The National Science Foundation has given a $3.1 million grant to UMass Boston, which will be used to fund fellowships in global environmental research.
The university said in a statement that the fellows will study urban coastal management, with a focus on the Horn of Africa.
"What this award represents is another indication of the University of Massachusetts
Boston expanding its reach globally," Chancellor J. Keith Motley said in the statement.
"We are enabling our graduate students to become global environmental problem solvers. Our students who will be fellows in this program will be able to further and apply their innovative and sustainable solutions to environmental problems across disciplines and geographies."
In the fall of 2014, eight fellows will be chosen from students admitted to PhD programs in environmental biology; environmental science; business administration: organizations and social change; and global governance and human security.

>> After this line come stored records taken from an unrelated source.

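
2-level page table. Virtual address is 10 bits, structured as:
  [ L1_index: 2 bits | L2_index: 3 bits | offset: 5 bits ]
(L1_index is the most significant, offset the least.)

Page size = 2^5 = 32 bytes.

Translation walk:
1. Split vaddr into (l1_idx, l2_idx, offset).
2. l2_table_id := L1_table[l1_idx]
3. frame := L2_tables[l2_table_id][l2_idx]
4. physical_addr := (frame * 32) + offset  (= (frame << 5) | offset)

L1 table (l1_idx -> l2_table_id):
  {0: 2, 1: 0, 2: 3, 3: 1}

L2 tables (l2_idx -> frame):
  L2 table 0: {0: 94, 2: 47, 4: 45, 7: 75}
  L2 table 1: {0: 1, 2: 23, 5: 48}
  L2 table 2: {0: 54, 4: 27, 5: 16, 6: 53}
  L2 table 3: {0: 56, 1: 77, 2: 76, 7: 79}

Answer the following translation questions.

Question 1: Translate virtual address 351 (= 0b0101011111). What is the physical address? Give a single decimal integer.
Answer: 1535

Derivation:
vaddr = 351 = 0b0101011111
Split: l1_idx=1, l2_idx=2, offset=31
L1[1] = 0
L2[0][2] = 47
paddr = 47 * 32 + 31 = 1535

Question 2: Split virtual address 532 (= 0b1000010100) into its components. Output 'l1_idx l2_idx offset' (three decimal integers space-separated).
Answer: 2 0 20

Derivation:
vaddr = 532 = 0b1000010100
  top 2 bits -> l1_idx = 2
  next 3 bits -> l2_idx = 0
  bottom 5 bits -> offset = 20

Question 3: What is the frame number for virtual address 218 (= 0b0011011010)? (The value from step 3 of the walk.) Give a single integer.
vaddr = 218: l1_idx=0, l2_idx=6
L1[0] = 2; L2[2][6] = 53

Answer: 53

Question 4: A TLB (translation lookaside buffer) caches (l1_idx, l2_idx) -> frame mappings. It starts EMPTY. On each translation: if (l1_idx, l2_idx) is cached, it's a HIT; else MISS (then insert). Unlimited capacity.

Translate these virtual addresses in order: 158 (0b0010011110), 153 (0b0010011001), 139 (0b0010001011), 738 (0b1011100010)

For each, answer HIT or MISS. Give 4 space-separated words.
vaddr=158: (0,4) not in TLB -> MISS, insert
vaddr=153: (0,4) in TLB -> HIT
vaddr=139: (0,4) in TLB -> HIT
vaddr=738: (2,7) not in TLB -> MISS, insert

Answer: MISS HIT HIT MISS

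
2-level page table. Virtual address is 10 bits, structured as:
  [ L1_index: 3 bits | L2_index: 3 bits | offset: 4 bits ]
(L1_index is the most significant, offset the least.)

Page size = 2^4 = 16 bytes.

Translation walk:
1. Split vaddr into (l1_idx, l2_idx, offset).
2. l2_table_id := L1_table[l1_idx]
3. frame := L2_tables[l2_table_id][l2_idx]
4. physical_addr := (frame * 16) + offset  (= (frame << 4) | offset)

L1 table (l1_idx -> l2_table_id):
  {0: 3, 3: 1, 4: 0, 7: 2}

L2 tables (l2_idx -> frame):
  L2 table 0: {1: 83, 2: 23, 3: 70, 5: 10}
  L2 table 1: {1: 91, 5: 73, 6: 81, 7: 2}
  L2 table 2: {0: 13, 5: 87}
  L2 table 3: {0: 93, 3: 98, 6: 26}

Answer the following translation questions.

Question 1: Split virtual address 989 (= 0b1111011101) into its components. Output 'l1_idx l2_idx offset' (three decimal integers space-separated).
Answer: 7 5 13

Derivation:
vaddr = 989 = 0b1111011101
  top 3 bits -> l1_idx = 7
  next 3 bits -> l2_idx = 5
  bottom 4 bits -> offset = 13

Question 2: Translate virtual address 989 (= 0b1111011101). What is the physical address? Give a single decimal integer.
Answer: 1405

Derivation:
vaddr = 989 = 0b1111011101
Split: l1_idx=7, l2_idx=5, offset=13
L1[7] = 2
L2[2][5] = 87
paddr = 87 * 16 + 13 = 1405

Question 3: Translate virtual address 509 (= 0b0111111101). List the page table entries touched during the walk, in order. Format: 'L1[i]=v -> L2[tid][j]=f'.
vaddr = 509 = 0b0111111101
Split: l1_idx=3, l2_idx=7, offset=13

Answer: L1[3]=1 -> L2[1][7]=2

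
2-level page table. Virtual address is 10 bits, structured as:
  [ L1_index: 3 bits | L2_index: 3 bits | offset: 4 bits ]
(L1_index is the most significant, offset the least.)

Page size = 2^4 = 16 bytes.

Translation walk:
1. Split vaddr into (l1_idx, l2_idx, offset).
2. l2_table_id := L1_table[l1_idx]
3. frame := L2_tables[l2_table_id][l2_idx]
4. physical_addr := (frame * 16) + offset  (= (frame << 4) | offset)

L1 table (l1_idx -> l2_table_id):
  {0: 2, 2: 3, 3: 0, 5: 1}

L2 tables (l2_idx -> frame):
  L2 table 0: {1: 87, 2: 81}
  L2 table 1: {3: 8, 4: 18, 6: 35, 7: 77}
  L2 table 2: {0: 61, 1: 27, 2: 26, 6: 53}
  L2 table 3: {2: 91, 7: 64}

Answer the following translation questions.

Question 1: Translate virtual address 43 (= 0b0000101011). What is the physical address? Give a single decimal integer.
Answer: 427

Derivation:
vaddr = 43 = 0b0000101011
Split: l1_idx=0, l2_idx=2, offset=11
L1[0] = 2
L2[2][2] = 26
paddr = 26 * 16 + 11 = 427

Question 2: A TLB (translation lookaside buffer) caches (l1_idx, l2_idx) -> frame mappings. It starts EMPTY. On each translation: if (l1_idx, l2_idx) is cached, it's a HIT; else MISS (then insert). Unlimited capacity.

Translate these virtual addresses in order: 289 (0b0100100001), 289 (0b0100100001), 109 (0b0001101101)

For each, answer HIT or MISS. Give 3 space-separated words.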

The fellows will work outside of their discipline, and be required to take a special set of classes from various colleges and schools within UMass Boston. They will travel to the Horn of Africa, where the fellows will have the chance to study with professors from the University of Nairobi and Addis Ababa University.
“The partnership with higher education institutions in the Horn of Africa will be critical to this program,” Maria Ivanova, co-director of the Center for Governance and Sustainability at the John W. McCormack Graduate School for Policy and Global Studies said in the statement. “Through this lens, students will acquire the knowledge and skills necessary to understand the challenges faced by urbanizing coastal areas across the globe.”